Em 2018, de acordo com dados da Agência das Nações Unidas para os Refugiados, mais de 2240 pessoas perderam a vida a tentar chegar a território europeu através do Mar Mediterrâneo.
O coordenador da Plataforma portuguesa de Apoio aos Refugiados considera que há países que “estão a hipotecar os valores europeus” e que é fundamental “não deixar ganhar esta política do virar costas, do fechar portas”, que “só cria mais vítimas”.
Para isso defende a necessidade de “uma abordagem mais abrangente às políticas migratórias” e “que sejam tomadas medidas concretas”, que dêem alternativas às pessoas migrantes e refugiadas.
Entre essas medidas, André Costa Jorge realça a importância de “adotar vias legais e seguras para as migrações”, de apostar na criação de “vistos humanitários” e de criar condições mais favoráveis ao “reagrupamento familiar” das pessoas deslocadas.
Aquele responsável chama ainda a atenção para a urgência de “uma reforma nas políticas europeias para que haja maior cooperação e consenso entre todos os Estados-membros da União Europeia, e não apenas de alguns”.
Até agora, foram 10 os países que manifestaram a sua disponibilidade para receber parte destes 49 migrantes que foram referidos, incluindo Portugal, que mostrou a sua abertura a acolher 10 pessoas.
Para André Costa Jorge, “a posição do Estado português é uma posição sensata e certa”, no sentido que reforça precisamente essa mensagem, de que é preciso “partilhar parte da responsabilidade do acolhimento”, de que “a resposta europeia deve ser isso mesmo, europeia”.
Quanto ao papel que a PAR está disposta a desempenhar nesta situação concreta, aquele responsável realça que “tal como desde a sua fundação”, em 2015, a Plataforma vai continuar a procurar ser “uma resposta da sociedade civil” portuguesa “para o drama dos refugiados”.
“A Plataforma está disponível para continuar a acolher os refugiados que se enquadrem na nossa capacidade de acolhimento. No caso concreto, se houver famílias nesses navios, se houver crianças, a PAR dará o seu contributo para o esforço de todos”, salientou André Costa Jorge, que adiantou que neste momento a PAR está ativamente a buscar mais instituições de acolhimento que possam participar neste esforço, que implica tão somente ter “um coração largo” e “a coragem da hospitalidade”.

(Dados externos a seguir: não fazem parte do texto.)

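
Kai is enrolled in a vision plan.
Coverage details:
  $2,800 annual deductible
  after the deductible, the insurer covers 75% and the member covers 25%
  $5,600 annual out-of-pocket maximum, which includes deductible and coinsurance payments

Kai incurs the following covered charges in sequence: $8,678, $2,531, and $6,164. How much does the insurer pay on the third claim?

Claim 1 ($8,678): deductible takes $2,800, $5,878 remains; coinsurance $5,878 × 25% = $1,469.50. Cost to member: $4,269.50. OOP to date $4,269.50. Plan pays $8,678 − $4,269.50 = $4,408.50.
Claim 2 ($2,531): 25% coinsurance on $2,531 = $632.75. Member pays $632.75; OOP now $4,902.25. Insurer: $2,531 − $632.75 = $1,898.25.
Claim 3 ($6,164): deductible already satisfied, so member's share is 25% × $6,164 = $1,541. OOP would hit $6,443.25 > $5,600, so the cap limits the member to $5,600 − $4,902.25 = $697.75. Plan pays $6,164 − $697.75 = $5,466.25.

$5,466.25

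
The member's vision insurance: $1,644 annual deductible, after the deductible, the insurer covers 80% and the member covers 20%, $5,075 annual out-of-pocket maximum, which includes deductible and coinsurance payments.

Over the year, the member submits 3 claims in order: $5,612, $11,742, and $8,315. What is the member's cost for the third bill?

$289

Claim 1 — $5,612: $1,644 to deductible, leaving $3,968; 20% of $3,968 = $793.60. Member owes $2,437.60 (running OOP $2,437.60).
Claim 2 — $11,742: deductible met; 20% of $11,742 = $2,348.40. Member owes $2,348.40 (running OOP $4,786).
Claim 3 — $8,315: deductible already satisfied, so member's share is 20% × $8,315 = $1,663. That would push OOP to $6,449, over the $5,075 cap, so member pays $5,075 − $4,786 = $289.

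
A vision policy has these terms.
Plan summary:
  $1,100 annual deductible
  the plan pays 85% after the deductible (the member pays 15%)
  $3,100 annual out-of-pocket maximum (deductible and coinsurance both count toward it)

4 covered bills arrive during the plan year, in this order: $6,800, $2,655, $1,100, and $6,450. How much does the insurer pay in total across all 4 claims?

Bill 1, $6,800: deductible takes $1,100, $5,700 remains; 15% of $5,700 = $855. Member pays $1,955; OOP now $1,955. Plan pays $6,800 − $1,955 = $4,845.
Bill 2, $2,655: 15% coinsurance on $2,655 = $398.25. Member owes $398.25 (running OOP $2,353.25). Plan pays $2,655 − $398.25 = $2,256.75.
Bill 3, $1,100: deductible met; 15% of $1,100 = $165. Cost to member: $165. OOP to date $2,518.25. Insurer: $1,100 − $165 = $935.
Bill 4, $6,450: 15% coinsurance on $6,450 = $967.50. OOP would hit $3,485.75 > $3,100, so the cap limits the member to $3,100 − $2,518.25 = $581.75. Insurer: $6,450 − $581.75 = $5,868.25.
Insurer total = bills − member's total = $17,005 − $3,100 = $13,905.

$13,905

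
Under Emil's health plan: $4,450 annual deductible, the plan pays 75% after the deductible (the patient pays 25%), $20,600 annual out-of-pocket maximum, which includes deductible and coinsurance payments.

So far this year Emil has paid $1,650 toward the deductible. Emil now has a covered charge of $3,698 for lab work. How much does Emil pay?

$1,650 of the $4,450 deductible is already met, leaving $2,800.
That leaves $3,698 − $2,800 = $898 for coinsurance.
Patient's 25% share of $898 is $224.50.
Patient responsibility before any cap: $2,800 + $224.50 = $3,024.50.
Total out-of-pocket so far would be $1,650 + $3,024.50 = $4,674.50, below the $20,600 cap — no reduction.

$3,024.50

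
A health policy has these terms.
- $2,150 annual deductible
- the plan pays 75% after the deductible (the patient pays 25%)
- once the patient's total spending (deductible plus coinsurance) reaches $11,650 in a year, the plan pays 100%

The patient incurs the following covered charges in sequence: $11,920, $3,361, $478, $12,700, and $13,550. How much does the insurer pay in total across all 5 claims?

#1 ($11,920): $2,150 to deductible, leaving $9,770; coinsurance $9,770 × 25% = $2,442.50. Patient pays $4,592.50; OOP now $4,592.50. Plan pays $11,920 − $4,592.50 = $7,327.50.
#2 ($3,361): deductible already satisfied, so patient's share is 25% × $3,361 = $840.25. Patient owes $840.25 (running OOP $5,432.75). Plan pays $3,361 − $840.25 = $2,520.75.
#3 ($478): deductible already satisfied, so patient's share is 25% × $478 = $119.50. Cost to patient: $119.50. OOP to date $5,552.25. Insurer: $478 − $119.50 = $358.50.
#4 ($12,700): deductible met; 25% of $12,700 = $3,175. Patient owes $3,175 (running OOP $8,727.25). Insurer: $12,700 − $3,175 = $9,525.
#5 ($13,550): 25% coinsurance on $13,550 = $3,387.50. OOP would hit $12,114.75 > $11,650, so the cap limits the patient to $11,650 − $8,727.25 = $2,922.75. Plan pays $13,550 − $2,922.75 = $10,627.25.
Insurer total = bills − patient's total = $42,009 − $11,650 = $30,359.

$30,359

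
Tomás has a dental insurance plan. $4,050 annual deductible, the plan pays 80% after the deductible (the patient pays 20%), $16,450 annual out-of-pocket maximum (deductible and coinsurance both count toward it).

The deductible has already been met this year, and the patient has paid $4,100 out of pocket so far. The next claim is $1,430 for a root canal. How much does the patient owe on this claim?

$286

The deductible is already satisfied, so the full bill goes to coinsurance.
Coinsurance: $1,430 × 20% = $286.
Year-to-date out-of-pocket becomes $4,100 + $286 = $4,386, still under the $16,450 maximum, so no cap applies.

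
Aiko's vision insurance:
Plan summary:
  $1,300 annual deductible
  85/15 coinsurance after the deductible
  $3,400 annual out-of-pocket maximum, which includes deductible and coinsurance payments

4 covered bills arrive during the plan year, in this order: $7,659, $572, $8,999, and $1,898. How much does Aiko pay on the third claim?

$1,060.35

Claim 1 ($7,659): deductible takes $1,300, $6,359 remains; member's 15% is $953.85. Member pays $2,253.85; OOP now $2,253.85.
Claim 2 ($572): 15% coinsurance on $572 = $85.80. Member owes $85.80 (running OOP $2,339.65).
Claim 3 ($8,999): deductible met; 15% of $8,999 = $1,349.85. Adding that to $2,339.65 gives $3,689.50, past the $3,400 cap; member pays only $3,400 − $2,339.65 = $1,060.35.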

“Foi isto que as instituições nos ensinaram ao longo destes anos. E queremos melhorar as respostas, porque é possível fazer melhor”, sustentou o coordenador da PAR.
A Plataforma portuguesa de Apoio aos Refugiados, constituída por cerca de uma centena de instituições da sociedade civil, entre as quais diversos organismos católicos, acolheu nos últimos três anos 675 pessoas, distribuídas por 144 famílias, através do seu programa PAR – Famílias.